I would say, "Dont chitt on the floor". wink
We used to have a lab/setter mix that had a great vocabulary. She would lay on the floor while the wife and I would sit talking at the kitchen table. One day I noticed that every time one of us said a word that she knew, her ears would perk up. She would lay there looking half asleep but was actually listening to us the whole time.
My lab was so smart, she literally amazed me all the time. That dog would have me standing there scratching my head, wondering how in the heck did she know that??!


She could read my mind too. It was uncanny.
Thing that's sometimes humbling is when your dog starts laffin' at you.
We used to spell certain words in front of border collies so they wouldn't understand what we were talking about.

I grew up around two separate border collies, not in my home, but my grandparents. They were rescue dogs, and my grandparents had an attachment to the breed. They were house pets, but my great uncle had a dairy farm and had working border collies. I was too young to remember much about the farm, but I heard a lot of stories about those working dogs.

Apparently the cows didn't need much herding, as they'd come back to the barn in the evening on their own, but the dogs would be sent out to round up any stragglers. If my uncle saw a cow the dog missed, he'd say, "You forgot one." The dog would turn around, visually scan the pastures, and then run off to get the cow.
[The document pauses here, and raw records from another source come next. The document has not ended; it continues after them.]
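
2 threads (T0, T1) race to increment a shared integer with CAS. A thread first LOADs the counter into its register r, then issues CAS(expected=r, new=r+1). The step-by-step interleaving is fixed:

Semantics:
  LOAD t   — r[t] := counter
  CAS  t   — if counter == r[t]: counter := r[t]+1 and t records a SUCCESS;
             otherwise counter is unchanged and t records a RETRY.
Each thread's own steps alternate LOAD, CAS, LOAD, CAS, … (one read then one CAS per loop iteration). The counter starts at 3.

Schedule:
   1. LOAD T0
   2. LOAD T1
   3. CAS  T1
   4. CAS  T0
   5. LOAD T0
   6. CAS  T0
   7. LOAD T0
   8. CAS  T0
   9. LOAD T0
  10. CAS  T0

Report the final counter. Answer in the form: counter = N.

counter = 7

T0 LOAD — after: cnt=3, r=3 — load
T1 LOAD — after: cnt=3, r=3 — load
T1 CAS — after: cnt=4, r=3 — ok
T0 CAS — after: cnt=4, r=3 — retry
T0 LOAD — after: cnt=4, r=4 — load
T0 CAS — after: cnt=5, r=4 — ok
T0 LOAD — after: cnt=5, r=5 — load
T0 CAS — after: cnt=6, r=5 — ok
T0 LOAD — after: cnt=6, r=6 — load
T0 CAS — after: cnt=7, r=6 — ok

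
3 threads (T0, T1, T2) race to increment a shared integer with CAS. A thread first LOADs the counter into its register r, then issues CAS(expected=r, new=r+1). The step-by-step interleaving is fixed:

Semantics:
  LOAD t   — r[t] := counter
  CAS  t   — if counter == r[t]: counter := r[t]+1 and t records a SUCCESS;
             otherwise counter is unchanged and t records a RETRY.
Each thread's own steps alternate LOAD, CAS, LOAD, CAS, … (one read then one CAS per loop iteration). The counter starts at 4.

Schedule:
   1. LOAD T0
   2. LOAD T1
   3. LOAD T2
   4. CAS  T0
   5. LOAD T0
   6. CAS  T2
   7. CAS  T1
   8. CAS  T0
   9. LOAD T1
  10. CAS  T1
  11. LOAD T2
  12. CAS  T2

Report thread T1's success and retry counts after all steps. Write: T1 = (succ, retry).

T0 LOAD — after: cnt=4, r=4 — load
T1 LOAD — after: cnt=4, r=4 — load
T2 LOAD — after: cnt=4, r=4 — load
T0 CAS — after: cnt=5, r=4 — ok
T0 LOAD — after: cnt=5, r=5 — load
T2 CAS — after: cnt=5, r=4 — retry
T1 CAS — after: cnt=5, r=4 — retry
T0 CAS — after: cnt=6, r=5 — ok
T1 LOAD — after: cnt=6, r=6 — load
T1 CAS — after: cnt=7, r=6 — ok
T2 LOAD — after: cnt=7, r=7 — load
T2 CAS — after: cnt=8, r=7 — ok

T1 = (1, 1)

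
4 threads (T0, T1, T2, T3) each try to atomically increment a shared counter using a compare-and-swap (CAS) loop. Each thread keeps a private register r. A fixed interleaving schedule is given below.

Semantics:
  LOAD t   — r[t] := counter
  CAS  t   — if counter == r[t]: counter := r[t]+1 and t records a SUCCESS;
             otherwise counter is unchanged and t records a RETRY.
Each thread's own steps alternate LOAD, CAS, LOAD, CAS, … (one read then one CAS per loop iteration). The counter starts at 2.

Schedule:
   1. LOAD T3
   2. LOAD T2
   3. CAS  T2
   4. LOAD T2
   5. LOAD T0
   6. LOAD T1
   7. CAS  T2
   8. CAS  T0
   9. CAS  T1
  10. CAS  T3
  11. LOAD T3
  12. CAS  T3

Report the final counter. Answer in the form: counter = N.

#1 T3 reads 2
#2 T2 reads 2
#3 T2 CAS(2→3) writes; counter now 3
#4 T2 reads 3
#5 T0 reads 3
#6 T1 reads 3
#7 T2 CAS(3→4) writes; counter now 4
#8 T0 CAS(3→4) fails; counter now 4
#9 T1 CAS(3→4) fails; counter now 4
#10 T3 CAS(2→3) fails; counter now 4
#11 T3 reads 4
#12 T3 CAS(4→5) writes; counter now 5

counter = 5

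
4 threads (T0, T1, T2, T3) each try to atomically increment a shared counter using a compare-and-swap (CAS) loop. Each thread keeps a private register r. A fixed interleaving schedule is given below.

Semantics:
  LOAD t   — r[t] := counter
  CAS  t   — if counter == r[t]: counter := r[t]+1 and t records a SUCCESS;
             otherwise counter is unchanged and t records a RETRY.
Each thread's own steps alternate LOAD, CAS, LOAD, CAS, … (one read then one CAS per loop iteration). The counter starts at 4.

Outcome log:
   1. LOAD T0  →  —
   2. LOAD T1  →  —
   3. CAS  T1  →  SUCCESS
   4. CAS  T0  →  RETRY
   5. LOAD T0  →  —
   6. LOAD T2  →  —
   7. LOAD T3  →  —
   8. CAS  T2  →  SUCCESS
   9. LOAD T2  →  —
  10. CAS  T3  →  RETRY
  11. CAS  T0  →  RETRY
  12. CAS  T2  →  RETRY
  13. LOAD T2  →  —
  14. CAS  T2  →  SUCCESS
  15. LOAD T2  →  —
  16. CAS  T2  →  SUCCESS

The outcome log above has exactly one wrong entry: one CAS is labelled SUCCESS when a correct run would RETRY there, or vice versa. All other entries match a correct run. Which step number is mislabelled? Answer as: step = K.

Reference trace:
T0 LOAD — after: cnt=4, r=4 — load
T1 LOAD — after: cnt=4, r=4 — load
T1 CAS — after: cnt=5, r=4 — ok
T0 CAS — after: cnt=5, r=4 — retry
T0 LOAD — after: cnt=5, r=5 — load
T2 LOAD — after: cnt=5, r=5 — load
T3 LOAD — after: cnt=5, r=5 — load
T2 CAS — after: cnt=6, r=5 — ok
T2 LOAD — after: cnt=6, r=6 — load
T3 CAS — after: cnt=6, r=5 — retry
T0 CAS — after: cnt=6, r=5 — retry
T2 CAS — after: cnt=7, r=6 — ok
T2 LOAD — after: cnt=7, r=7 — load
T2 CAS — after: cnt=8, r=7 — ok
T2 LOAD — after: cnt=8, r=8 — load
T2 CAS — after: cnt=9, r=8 — ok
Mismatch at 12.

step = 12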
I remember "hunting" with one of my grandparents' border collies. I'd say, "Let's look for squirrels" and the dog would scan the trees looking for squirrels. If I said, "There's a rabbit", the dog would shift her attention to the ground.

After years of spelling in front of the dogs, we didn't think too much of it. The one thing we could never figure out was their impeccable timing. At the dinner table, they were never allowed to beg, whimper, or whine. However, they would get a few scraps after the family was done eating. Typically the dogs would be with us while we ate, but if they were in another room, they would always show up at the exact moment it was time to get their scraps.

Same with a small desert. For example, if you were eating a treat in a wrapper, the dog would show up at the very moment that there was a tiny morsel that was saved for her. We figured that they must have heard something different about how we handled the wrapper, but never could explain their perfect timing. On very rare occasions would you need to actually call the dog for its small treat.

I miss those dogs, and for being a working breed they really adapted well to being with an older couple and no livestock.
Originally Posted by Rooster7
My lab was so smart, she literally amazed me all the time. That dog would have me standing there scratching my head, wondering how in the heck did she know that??!


She could read my mind too. It was uncanny.


When Waylon[Lab] see's me dress a certain way he heads downstairs and sniffs the chainsaws, looks up at me as if to say "which one are we taking today", once outside he stands midway between the truck & Rhino and gives the same look. Should I pull the weedeater off the wall his whole demeanor suddenly changes to a depressed look.
Every dog I’ve ever had had a certain command of English. Always a list of words they know the meaning of via repeated pairing.
I once had a cat who was curled up in my lap. I said his name and his head came up. I said "Hop down, go the the garage and I'll get you some dinner" and he jumped off my lap and trotted over to the garage. Now, "hop down", "garage" and "dinner" were words he heard regularly.

Even better was another cat who we adopted as a stray. Since I didn't know her medical history, I decided to take her to the vet for a complete set of shots. I told her "Tomorrow we're going to the vet and getting your shots.". She immediately hopped off my lap and wanted to be let outside. She skipped breakfast the next day and didn't show up again until it was too late to go to the vet.